In 2008, during her sophomore year in college at UCLA, the U.S. Paralympic high performance director at the time saw her results and recruited her for track and field.
“I’m so thankful that she did, because at that time I was just really struggling in college being so far away from home. To go to Los Angeles, I just really felt like a fish out of water there. So to find the Paralympics, and once I heard what that was, I wanted to do it and make that my goal,” Bassett said.
Since then, Bassett has gone on to compete on the world stage: She came in 5th in the 100 meters and 10th in the long jump at the 2016 Paralympic Games in Rio, earned two bronze medals for the 100 meters and the long jump at the 2017 World Championships, and came in 8th in the 100 meters and 10th in the long jump at the 2019 World Championships.
Bassett stays competition ready with Peloton workouts—HIIT, stretching, and yoga classes are a big part of her training nowadays.
“I’m not one who ever enjoyed going to group classes at the gym because sometimes I have to figure [an exercise] out on my own before I do it, and when you’re in the middle of a class, sometimes it can be hard to do,” Bassett said. “So it is really nice to be able to watch the [Peloton] classes and say, ‘Okay, maybe my mountain climber looks a little different, but here’s what I can do instead that still gets the same mission accomplished and that works the same muscles.’”
Peloton classes also helped Bassett feel connected to a community and find joy during the most isolating months of the pandemic. Not having access to the track and gyms—and the lack of in-person interactions with her coaches and teammates that came with that—was difficult for Bassett, who said she thrives on the energy she gets from being with people.

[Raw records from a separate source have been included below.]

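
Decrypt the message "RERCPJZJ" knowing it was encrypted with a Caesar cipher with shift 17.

Step 1: Reverse the shift by subtracting 17 from each letter position.
  R (position 17) -> position (17-17) mod 26 = 0 -> A
  E (position 4) -> position (4-17) mod 26 = 13 -> N
  R (position 17) -> position (17-17) mod 26 = 0 -> A
  C (position 2) -> position (2-17) mod 26 = 11 -> L
  P (position 15) -> position (15-17) mod 26 = 24 -> Y
  J (position 9) -> position (9-17) mod 26 = 18 -> S
  Z (position 25) -> position (25-17) mod 26 = 8 -> I
  J (position 9) -> position (9-17) mod 26 = 18 -> S
Decrypted message: ANALYSIS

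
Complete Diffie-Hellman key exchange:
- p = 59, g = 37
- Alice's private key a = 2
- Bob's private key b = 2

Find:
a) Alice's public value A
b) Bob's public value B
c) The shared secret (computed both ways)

Step 1: A = g^a mod p = 37^2 mod 59 = 12.
Step 2: B = g^b mod p = 37^2 mod 59 = 12.
Step 3: Alice computes s = B^a mod p = 12^2 mod 59 = 26.
Step 4: Bob computes s = A^b mod p = 12^2 mod 59 = 26.
Both sides agree: shared secret = 26.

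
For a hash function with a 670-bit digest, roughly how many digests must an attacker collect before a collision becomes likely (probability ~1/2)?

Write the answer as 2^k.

Step 1: The birthday paradox gives collision probability ~50% after sqrt(2^n) = 2^(n/2) hashes.
Step 2: For 670-bit output: 2^(670/2) = 2^335.
Step 3: Approximately 2^335 hash computations needed.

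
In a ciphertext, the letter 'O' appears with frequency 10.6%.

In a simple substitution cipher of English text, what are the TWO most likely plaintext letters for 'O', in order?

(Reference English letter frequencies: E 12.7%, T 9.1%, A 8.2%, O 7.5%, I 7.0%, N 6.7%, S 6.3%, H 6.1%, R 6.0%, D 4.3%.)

Step 1: Observed frequency of 'O' is 10.6%.
Step 2: Compute distances to each reference frequency and sort:
  T (9.1%): difference = 1.5% <-- BEST
  E (12.7%): difference = 2.1% <-- RUNNER-UP
  A (8.2%): difference = 2.4%
  O (7.5%): difference = 3.1%
  I (7.0%): difference = 3.6%
Step 3: Most likely is 'T' (9.1%, diff 1.5%); second most likely is 'E' (12.7%, diff 2.1%).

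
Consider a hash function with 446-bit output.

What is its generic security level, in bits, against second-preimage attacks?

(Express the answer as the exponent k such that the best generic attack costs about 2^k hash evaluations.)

Step 1: The hash has a 446-bit output.
Step 2: Second-preimage resistance means: given a specific input x, it should be infeasible to find a different y with h(y) = h(x).
With a 446-bit output, a generic search for a second preimage costs about 2^446 evaluations (each trial matches the fixed target with probability 2^-446).
Step 3: Security level = 446 bits.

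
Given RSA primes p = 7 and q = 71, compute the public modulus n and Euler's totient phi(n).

Step 1: n = p * q = 7 * 71 = 497.
Step 2: phi(n) = (p-1)(q-1) = 6 * 70 = 420.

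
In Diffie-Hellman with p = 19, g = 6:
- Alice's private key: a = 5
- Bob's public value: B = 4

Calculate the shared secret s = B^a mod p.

Step 1: s = B^a mod p = 4^5 mod 19.
  4^1 mod 19 = 4
  4^2 mod 19 = (4 * 4) mod 19 = 16
  4^3 mod 19 = (16 * 4) mod 19 = 7
  4^4 mod 19 = (7 * 4) mod 19 = 9
  4^5 mod 19 = (9 * 4) mod 19 = 17
Result: shared secret = 17.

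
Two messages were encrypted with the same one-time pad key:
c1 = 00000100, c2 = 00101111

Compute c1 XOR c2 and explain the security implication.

Step 1: c1 XOR c2 = (m1 XOR k) XOR (m2 XOR k).
Step 2: By XOR associativity/commutativity: = m1 XOR m2 XOR k XOR k = m1 XOR m2.
Step 3: 00000100 XOR 00101111 = 00101011 = 43.
Step 4: The key cancels out! An attacker learns m1 XOR m2 = 43, revealing the relationship between plaintexts.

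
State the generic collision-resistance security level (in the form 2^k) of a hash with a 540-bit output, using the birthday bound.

Step 1: The birthday paradox gives collision probability ~50% after sqrt(2^n) = 2^(n/2) hashes.
Step 2: For 540-bit output: 2^(540/2) = 2^270.
Step 3: Approximately 2^270 hash computations needed.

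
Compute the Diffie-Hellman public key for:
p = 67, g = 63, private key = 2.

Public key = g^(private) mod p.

Step 1: A = g^a mod p = 63^2 mod 67.
  63^1 mod 67 = 63
  63^2 mod 67 = (63 * 63) mod 67 = 16
Result: A = 16.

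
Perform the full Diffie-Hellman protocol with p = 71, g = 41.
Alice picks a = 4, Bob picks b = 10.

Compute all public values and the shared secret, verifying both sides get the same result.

Step 1: A = g^a mod p = 41^4 mod 71 = 32.
Step 2: B = g^b mod p = 41^10 mod 71 = 20.
Step 3: Alice computes s = B^a mod p = 20^4 mod 71 = 37.
Step 4: Bob computes s = A^b mod p = 32^10 mod 71 = 37.
Both sides agree: shared secret = 37.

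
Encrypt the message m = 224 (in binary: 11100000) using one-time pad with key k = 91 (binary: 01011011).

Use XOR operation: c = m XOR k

Step 1: Write out the XOR operation bit by bit:
  Message: 11100000
  Key:     01011011
  XOR:     10111011
Step 2: Convert to decimal: 10111011 = 187.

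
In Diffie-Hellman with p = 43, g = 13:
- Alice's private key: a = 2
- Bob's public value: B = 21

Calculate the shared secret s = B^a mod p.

Step 1: s = B^a mod p = 21^2 mod 43.
  21^1 mod 43 = 21
  21^2 mod 43 = (21 * 21) mod 43 = 11
Result: shared secret = 11.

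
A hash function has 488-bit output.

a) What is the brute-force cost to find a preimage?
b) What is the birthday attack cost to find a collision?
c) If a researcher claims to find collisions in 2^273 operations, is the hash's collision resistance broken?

Step 1: Preimage resistance requires brute-force of 2^488 operations.
Step 2: Collision resistance (birthday bound) = 2^(488/2) = 2^244.
Step 3: The claimed attack costs 2^273 operations.
Step 4: Since 2^273 >= 2^244, the claimed attack is no faster than the generic birthday attack, so this does not break collision resistance.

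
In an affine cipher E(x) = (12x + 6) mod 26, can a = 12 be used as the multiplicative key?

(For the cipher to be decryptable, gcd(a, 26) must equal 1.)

Step 1: Compute gcd(12, 26).
Step 2: gcd(12, 26) = 2.
Since gcd = 2 != 1, 12 shares a common factor with 26, so it cannot be used.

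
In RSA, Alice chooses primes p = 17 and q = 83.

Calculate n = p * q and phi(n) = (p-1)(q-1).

Step 1: n = p * q = 17 * 83 = 1411.
Step 2: phi(n) = (p-1)(q-1) = 16 * 82 = 1312.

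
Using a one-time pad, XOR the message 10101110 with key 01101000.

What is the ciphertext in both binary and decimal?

Step 1: Write out the XOR operation bit by bit:
  Message: 10101110
  Key:     01101000
  XOR:     11000110
Step 2: Convert to decimal: 11000110 = 198.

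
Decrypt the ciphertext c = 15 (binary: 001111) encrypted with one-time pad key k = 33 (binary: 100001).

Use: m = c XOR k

Step 1: XOR ciphertext with key:
  Ciphertext: 001111
  Key:        100001
  XOR:        101110
Step 2: Plaintext = 101110 = 46 in decimal.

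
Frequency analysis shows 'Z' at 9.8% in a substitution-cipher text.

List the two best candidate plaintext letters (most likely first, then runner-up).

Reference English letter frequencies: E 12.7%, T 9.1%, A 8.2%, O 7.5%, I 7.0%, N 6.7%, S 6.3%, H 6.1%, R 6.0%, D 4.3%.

Step 1: Observed frequency of 'Z' is 9.8%.
Step 2: Compute distances to each reference frequency and sort:
  T (9.1%): difference = 0.7% <-- BEST
  A (8.2%): difference = 1.6% <-- RUNNER-UP
  O (7.5%): difference = 2.3%
  I (7.0%): difference = 2.8%
  E (12.7%): difference = 2.9%
Step 3: Most likely is 'T' (9.1%, diff 0.7%); second most likely is 'A' (8.2%, diff 1.6%).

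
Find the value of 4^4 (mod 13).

Step 1: Compute 4^4 mod 13 step by step, reducing modulo 13 at each step.
  4^1 mod 13 = 4
  4^2 mod 13 = (4 * 4) mod 13 = 3
  4^3 mod 13 = (3 * 4) mod 13 = 12
  4^4 mod 13 = (12 * 4) mod 13 = 9
Step 2: Result = 9.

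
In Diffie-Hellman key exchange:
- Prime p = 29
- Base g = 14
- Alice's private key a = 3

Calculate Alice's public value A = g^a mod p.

Step 1: A = g^a mod p = 14^3 mod 29.
  14^1 mod 29 = 14
  14^2 mod 29 = (14 * 14) mod 29 = 22
  14^3 mod 29 = (22 * 14) mod 29 = 18
Result: A = 18.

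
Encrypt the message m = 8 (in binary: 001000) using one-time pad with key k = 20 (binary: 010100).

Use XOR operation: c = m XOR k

Step 1: Write out the XOR operation bit by bit:
  Message: 001000
  Key:     010100
  XOR:     011100
Step 2: Convert to decimal: 011100 = 28.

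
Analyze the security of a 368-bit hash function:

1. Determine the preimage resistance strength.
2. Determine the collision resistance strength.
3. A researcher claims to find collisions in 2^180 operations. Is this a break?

Step 1: Preimage resistance requires brute-force of 2^368 operations.
Step 2: Collision resistance (birthday bound) = 2^(368/2) = 2^184.
Step 3: The claimed attack costs 2^180 operations.
Step 4: Since 2^180 < 2^184, the claimed attack beats the generic birthday bound, so collision resistance is broken.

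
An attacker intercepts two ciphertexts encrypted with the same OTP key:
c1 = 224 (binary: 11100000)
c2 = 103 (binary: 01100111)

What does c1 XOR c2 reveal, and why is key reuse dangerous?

Step 1: c1 XOR c2 = (m1 XOR k) XOR (m2 XOR k).
Step 2: By XOR associativity/commutativity: = m1 XOR m2 XOR k XOR k = m1 XOR m2.
Step 3: 11100000 XOR 01100111 = 10000111 = 135.
Step 4: The key cancels out! An attacker learns m1 XOR m2 = 135, revealing the relationship between plaintexts.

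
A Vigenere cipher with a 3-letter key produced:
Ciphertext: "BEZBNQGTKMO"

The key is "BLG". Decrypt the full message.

Step 1: Key 'BLG' has length 3. Extended key: BLGBLGBLGBL
Step 2: Decrypt each position:
  B(1) - B(1) = 0 = A
  E(4) - L(11) = 19 = T
  Z(25) - G(6) = 19 = T
  B(1) - B(1) = 0 = A
  N(13) - L(11) = 2 = C
  Q(16) - G(6) = 10 = K
  G(6) - B(1) = 5 = F
  T(19) - L(11) = 8 = I
  K(10) - G(6) = 4 = E
  M(12) - B(1) = 11 = L
  O(14) - L(11) = 3 = D
Plaintext: ATTACKFIELD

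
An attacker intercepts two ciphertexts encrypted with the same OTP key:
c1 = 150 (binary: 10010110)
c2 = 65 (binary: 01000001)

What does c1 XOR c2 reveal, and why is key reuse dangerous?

Step 1: c1 XOR c2 = (m1 XOR k) XOR (m2 XOR k).
Step 2: By XOR associativity/commutativity: = m1 XOR m2 XOR k XOR k = m1 XOR m2.
Step 3: 10010110 XOR 01000001 = 11010111 = 215.
Step 4: The key cancels out! An attacker learns m1 XOR m2 = 215, revealing the relationship between plaintexts.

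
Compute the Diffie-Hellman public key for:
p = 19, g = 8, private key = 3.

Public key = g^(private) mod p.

Step 1: A = g^a mod p = 8^3 mod 19.
  8^1 mod 19 = 8
  8^2 mod 19 = (8 * 8) mod 19 = 7
  8^3 mod 19 = (7 * 8) mod 19 = 18
Result: A = 18.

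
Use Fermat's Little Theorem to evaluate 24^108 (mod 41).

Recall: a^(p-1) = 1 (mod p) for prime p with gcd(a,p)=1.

Step 1: Since 41 is prime, by Fermat's Little Theorem: 24^40 = 1 (mod 41).
Step 2: Reduce exponent: 108 mod 40 = 28.
Step 3: So 24^108 = 24^28 (mod 41).
Step 4: 24^28 mod 41 = 25.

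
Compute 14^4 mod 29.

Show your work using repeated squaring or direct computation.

Step 1: Compute 14^4 mod 29 step by step, reducing modulo 29 at each step.
  14^1 mod 29 = 14
  14^2 mod 29 = (14 * 14) mod 29 = 22
  14^3 mod 29 = (22 * 14) mod 29 = 18
  14^4 mod 29 = (18 * 14) mod 29 = 20
Step 2: Result = 20.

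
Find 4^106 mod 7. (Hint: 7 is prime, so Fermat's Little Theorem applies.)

Step 1: Since 7 is prime, by Fermat's Little Theorem: 4^6 = 1 (mod 7).
Step 2: Reduce exponent: 106 mod 6 = 4.
Step 3: So 4^106 = 4^4 (mod 7).
Step 4: 4^4 mod 7 = 4.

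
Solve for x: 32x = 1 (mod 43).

Step 1: We need x such that 32 * x = 1 (mod 43).
Step 2: Using the extended Euclidean algorithm or trial:
  32 * 39 = 1248 = 29 * 43 + 1.
Step 3: Since 1248 mod 43 = 1, the inverse is x = 39.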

“Something as simple as class-members giving me high-fives, or the class instructors pushing us—that really made me feel less alone, and it was something I could look forward to every day,” Bassett said. “It also brought joy to me during a time where I think it was hard to find joy.”
Through it all, Bassett keeps the focus on her “why.” “Initially, I loved the feeling running gave me, and then as the years have gone on it’s really evolved into: ‘I do this for all the kids that have been told no, have been denied opportunities to be involved in sports, or in their communities, or in their schools,’” she said. “I want to be that example to them that if you have the courage and the perseverance to go after your dreams, all things really are possible.”